Thales Alenia Space : en pleine transformation numérique

BANGABANDHU SATELLITE 1 - Reflectors deployment ©Thales Alenia

Les salles blanches du campus spatial de Thales Alenia Space à Candie ne désemplissent pas pour fabriquer les équipements, assembler les charges utiles et les plate-formes des nombreux contrats signés ces dernières années. Simultanément l’entreprise est en train de prendre le virage du newspace, l’innovation et de l’industrie 4.0. Quant au carnet de commande, l’année 2018 a été lancée par l’obtention du contrat KONNECT VHTS après une année 2017 très maigre.
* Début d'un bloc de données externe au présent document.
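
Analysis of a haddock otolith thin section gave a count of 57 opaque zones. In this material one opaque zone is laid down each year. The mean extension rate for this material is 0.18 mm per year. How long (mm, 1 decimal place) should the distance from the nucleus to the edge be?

The record spans 57 years at 0.18 mm per year.
Predicted length = 0.18 mm/year × 57 years = 10.3 mm.

10.3 mm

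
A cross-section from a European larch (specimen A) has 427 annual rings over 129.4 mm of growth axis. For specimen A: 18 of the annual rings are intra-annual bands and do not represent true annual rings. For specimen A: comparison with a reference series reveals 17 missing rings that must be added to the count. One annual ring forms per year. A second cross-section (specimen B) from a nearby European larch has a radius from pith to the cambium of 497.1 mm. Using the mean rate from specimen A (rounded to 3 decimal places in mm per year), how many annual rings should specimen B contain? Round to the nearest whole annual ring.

1635 annual rings

Specimen A: adjusted count: 427 − 18 + 17 = 426 annual rings.
A: Extension rate ≈ 129.4 / 426 = 0.304 mm/yr.
B spans 497.1 / 0.304 = 1635.20 years ≈ 1635 annual rings.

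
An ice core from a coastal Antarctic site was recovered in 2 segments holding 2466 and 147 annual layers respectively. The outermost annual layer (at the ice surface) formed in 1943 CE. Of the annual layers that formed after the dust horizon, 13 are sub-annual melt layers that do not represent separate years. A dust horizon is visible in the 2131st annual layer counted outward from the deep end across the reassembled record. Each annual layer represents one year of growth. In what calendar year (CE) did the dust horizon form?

1474 CE

Total annual layers = 2466 + 147 = 2613.
The dust horizon sits at annual layer 2131 from the deep end, so 2613 − 2131 = 482 annual layers formed after it.
482 − 13 false = 469 true annual layers after the dust horizon.
The annual layer at the ice surface is 1943 CE, so the dust horizon dates to 1943 − 469 = 1474 CE.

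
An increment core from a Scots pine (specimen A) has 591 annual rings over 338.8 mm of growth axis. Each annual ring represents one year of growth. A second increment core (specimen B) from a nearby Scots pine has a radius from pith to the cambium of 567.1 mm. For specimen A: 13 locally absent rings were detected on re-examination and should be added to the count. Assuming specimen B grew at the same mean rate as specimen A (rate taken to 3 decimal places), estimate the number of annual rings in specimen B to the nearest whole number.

1011 annual rings

Specimen A: correcting the raw count gives 591 + 13 = 604 true annual rings.
A: 338.8 mm over 604 years gives 338.8 / 604 ≈ 0.561 mm/year.
Specimen B: 567.1 mm / 0.561 mm per year = 1010.87 years ≈ 1011 annual rings.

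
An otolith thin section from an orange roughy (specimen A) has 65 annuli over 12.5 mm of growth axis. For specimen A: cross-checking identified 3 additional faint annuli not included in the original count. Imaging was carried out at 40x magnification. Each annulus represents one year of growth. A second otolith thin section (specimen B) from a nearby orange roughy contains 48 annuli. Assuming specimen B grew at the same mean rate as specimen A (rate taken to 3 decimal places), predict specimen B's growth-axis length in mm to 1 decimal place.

8.8 mm

Specimen A: true annulus count = 65 + 3 = 68.
A: 12.5 mm over 68 years gives 12.5 / 68 ≈ 0.184 mm/year.
Length of B = 0.184 × 48 = 8.8 mm.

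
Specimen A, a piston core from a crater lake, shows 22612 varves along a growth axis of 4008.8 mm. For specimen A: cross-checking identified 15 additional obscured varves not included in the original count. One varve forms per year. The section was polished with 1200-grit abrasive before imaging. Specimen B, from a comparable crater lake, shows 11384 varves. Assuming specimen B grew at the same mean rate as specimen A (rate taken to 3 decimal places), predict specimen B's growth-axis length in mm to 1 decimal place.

Specimen A: adjusted count: 22612 + 15 = 22627 varves.
A: Extension rate ≈ 4008.8 / 22627 = 0.177 mm per year.
For B, 0.177 mm/year × 11384 years = 2015.0 mm.

2015.0 mm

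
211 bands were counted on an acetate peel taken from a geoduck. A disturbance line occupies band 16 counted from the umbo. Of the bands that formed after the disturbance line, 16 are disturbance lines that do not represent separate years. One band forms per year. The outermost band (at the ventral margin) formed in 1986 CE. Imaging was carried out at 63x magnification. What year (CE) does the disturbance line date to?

211 − 16 = 195 bands lie beyond the disturbance line toward the ventral margin.
195 − 16 false = 179 true bands after the disturbance line.
The band at the ventral margin is 1986 CE, so the disturbance line dates to 1986 − 179 = 1807 CE.

1807 CE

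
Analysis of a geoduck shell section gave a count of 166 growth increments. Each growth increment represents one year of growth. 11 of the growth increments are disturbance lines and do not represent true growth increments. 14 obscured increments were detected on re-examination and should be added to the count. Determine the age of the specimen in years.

Correcting the raw count gives 166 − 11 + 14 = 169 true growth increments.
One growth increment per year makes the duration 169 years.

169 yr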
Le marché mondial des satellites de télécommunication ouvert à la concurrence (hors marché institutionnel et militaire) s’est effondré depuis deux ans, passant de 20 à 25 commandes par an dans le monde à 15 en 2016 puis 8 en 2017. Chez Thales Alenia Space comme ses confrères, européen ou américain, les commandes ont chuté. «2017 est une année de transition, nos grands clients s’interrogent et reconsidérent les solutions classiques » indique Albert Cerro, le directeur du site Thales Alenia Space à Toulouse. Parallèlement l’activité du campus spatial n’a sans doute jamais été aussi forte, 46 satellites ont été lancés et mis en orbite en 2017. Le chiffre d’affaires de cette entreprise franco-italienne a progressé dans la foulée, passant de 2,4 milliards d’euros en 2016 à 2,6 milliards d’euros en 2017.
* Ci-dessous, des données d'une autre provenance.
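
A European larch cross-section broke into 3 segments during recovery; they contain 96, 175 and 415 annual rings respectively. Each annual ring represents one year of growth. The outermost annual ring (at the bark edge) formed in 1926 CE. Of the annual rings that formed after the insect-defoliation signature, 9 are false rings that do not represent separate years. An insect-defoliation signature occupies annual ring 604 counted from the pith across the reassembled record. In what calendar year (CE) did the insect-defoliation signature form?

1853 CE

Total annual rings = 96 + 175 + 415 = 686.
The insect-defoliation signature sits at annual ring 604 from the pith, so 686 − 604 = 82 annual rings formed after it.
Excluding 9 false annual rings: 82 − 9 = 73.
Counting back 73 years from 1926 CE places the insect-defoliation signature in 1926 − 73 = 1853 CE.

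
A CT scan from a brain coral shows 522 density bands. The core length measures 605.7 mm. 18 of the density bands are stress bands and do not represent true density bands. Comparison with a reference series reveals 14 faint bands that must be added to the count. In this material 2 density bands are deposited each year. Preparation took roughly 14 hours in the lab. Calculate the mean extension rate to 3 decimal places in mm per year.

2.339 mm per year

Correcting the raw count gives 522 − 18 + 14 = 518 true density bands.
Dividing by 2 density bands per year: 518 / 2 = 259 years.
Extension rate ≈ 605.7 / 259 = 2.339 mm per year.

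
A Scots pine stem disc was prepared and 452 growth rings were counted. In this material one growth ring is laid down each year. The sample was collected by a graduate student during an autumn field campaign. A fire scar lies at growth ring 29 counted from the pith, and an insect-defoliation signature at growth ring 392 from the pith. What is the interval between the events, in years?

363 years

Separation: 392 − 29 = 363 growth rings.
That is 363 years at one growth ring per year.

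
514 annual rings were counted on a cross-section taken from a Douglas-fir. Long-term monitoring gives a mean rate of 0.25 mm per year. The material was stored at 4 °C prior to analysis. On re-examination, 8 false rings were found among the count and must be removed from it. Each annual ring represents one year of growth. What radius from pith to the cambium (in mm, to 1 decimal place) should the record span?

Adjusted count: 514 − 8 = 506 annual rings.
Length ≈ 0.25 × 506 = 126.5 mm.

126.5 mm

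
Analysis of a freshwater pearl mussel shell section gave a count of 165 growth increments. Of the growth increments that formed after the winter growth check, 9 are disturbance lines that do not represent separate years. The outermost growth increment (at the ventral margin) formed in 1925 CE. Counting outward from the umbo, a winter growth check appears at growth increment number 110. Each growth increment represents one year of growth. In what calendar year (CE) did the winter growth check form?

Between growth increment 110 and the ventral margin there are 165 − 110 = 55 growth increments.
Excluding 9 false growth increments: 55 − 9 = 46.
Counting back 46 years from 1925 CE places the winter growth check in 1925 − 46 = 1879 CE.

1879 CE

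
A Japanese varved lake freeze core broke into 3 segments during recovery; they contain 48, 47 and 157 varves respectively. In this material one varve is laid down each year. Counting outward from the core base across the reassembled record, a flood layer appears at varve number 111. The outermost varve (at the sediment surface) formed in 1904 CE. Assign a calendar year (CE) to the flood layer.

Total varves = 48 + 47 + 157 = 252.
The flood layer sits at varve 111 from the core base, so 252 − 111 = 141 varves formed after it.
1904 − 141 = 1763 CE.

1763 CE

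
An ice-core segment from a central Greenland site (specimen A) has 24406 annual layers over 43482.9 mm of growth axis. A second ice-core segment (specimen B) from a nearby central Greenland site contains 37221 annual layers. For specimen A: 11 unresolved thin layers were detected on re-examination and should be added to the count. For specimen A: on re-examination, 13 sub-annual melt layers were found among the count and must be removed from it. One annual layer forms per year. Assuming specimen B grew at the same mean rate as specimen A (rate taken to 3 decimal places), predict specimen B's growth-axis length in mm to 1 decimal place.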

L’entreprise est en pleine transformation digitale impactant la conception, la production, les services : End to End. Exemple côté produit, le satellite  KONNECT VHTS commandé par Eutelsat,  est destiné à fournir de l’internet très haut débit fixe et la connectivité en vol.  Il emportera un tout nouveau processeur numérique, qui dixit Thales Alenia Space, sera le plus puissant jamais mis en orbite. KONNECT VHTS aura   une capacité de 500 Gbps en bande Ka, alliant flexibilité dans l’allocation de capacité, un usage optimal du spectre et un déploiement progressif du réseau au sol. La mise en service est annoncée en 2021 pour notamment couvrir la fracture numérique. Le projet s’est conclu avec les engagements de Thales pour la distribution de services de connectivité aux gouvernements mais surtout grâce à Orange qui commercialisera en Europe du THD fixe via ce satellite, une offre comparable à la fibre. Le gouvernement français s’est fortement investi sur ce dossier via le Cnes, l’Esa et les PIA 3. Le guichet  «cohésion numérique» de 100 millions d’euros qui sera lancé en 2019 financera les équipements nécessaires à la réception du très haut débit par satellite.